After neglecting my good old Canon EOS 350D for some time, I took some pictures with it yesterday, which I wanted to transfer to my laptop, of course. And there the trouble started.
My instinctive action (remove the memory card and insert it into the laptop’s card reader) did not work. I remembered that Canon sticks to the compact flash format for some reason, for which no laptop know to man has a built-in reader.
OK, second try: connect the camera via USB (luckily it has a standard micro USB socket). I still knew that the EOS 350D does not present its data via a simple Windows drive letter (that would probably be too easy). No, you have to install a driver from Canon . So I waited while Windows 7 contacted Windows Updated, only to report that no driver was available. Hmpf!

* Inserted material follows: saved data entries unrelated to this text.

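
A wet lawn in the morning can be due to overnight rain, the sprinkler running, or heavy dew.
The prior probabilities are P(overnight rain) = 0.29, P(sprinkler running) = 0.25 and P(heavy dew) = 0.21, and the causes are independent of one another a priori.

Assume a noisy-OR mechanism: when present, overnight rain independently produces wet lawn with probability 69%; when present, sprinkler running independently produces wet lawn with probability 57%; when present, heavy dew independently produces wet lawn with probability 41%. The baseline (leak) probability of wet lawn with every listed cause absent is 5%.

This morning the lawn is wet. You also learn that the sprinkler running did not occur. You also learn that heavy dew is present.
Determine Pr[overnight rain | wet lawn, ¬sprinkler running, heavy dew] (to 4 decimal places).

Under noisy-OR, P(wet lawn | causes) = 1 − (1−0.05)·∏(1−qᵢ) over the active causes.
By total probability over both values of overnight rain:
  P(wet lawn | ¬sprinkler running, heavy dew) = 0.4395*0.71 + 0.826245*0.29
        = 0.312045 + 0.239611 = 0.551656
The terms with overnight rain present sum to 0.239611, so
  P(overnight rain | wet lawn, ¬sprinkler running, heavy dew) = 0.239611 / 0.551656 ≈ 0.4343

Pr[overnight rain | wet lawn, ¬sprinkler running, heavy dew] ≈ 0.4343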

Then I visited Canon’s German driver site, found no driver for Windows 7 (who would have thought otherwise, by now?) but decided to try my luck with the Vista driver. Downloaded it, ran the installer, but it reported it did not support my Windows version. Thinking I could still outsmart the thing I activated the Vista compatibility mode for the installer, but still no luck.
Then it struck me: I am using the 64-bit version of Windows 7. I went to Canon’s driver site again only to find that they do not have a single 64-bit driver! Where are those guys living, or better: when? Last millenium?
With my hopes down, I turned to Google as a last resort, not expecting much. How mistaken I had been! The very first hit pointed to the forums at vistax64.com, where a very simple solution was offered:
Change the camera’s USB connection mode from “PC” to “Print/PTP”.
While this sounds illogical, it works like a charm. Windows 7 instantly recognized the device and I had no problem whatsoever copying my images over.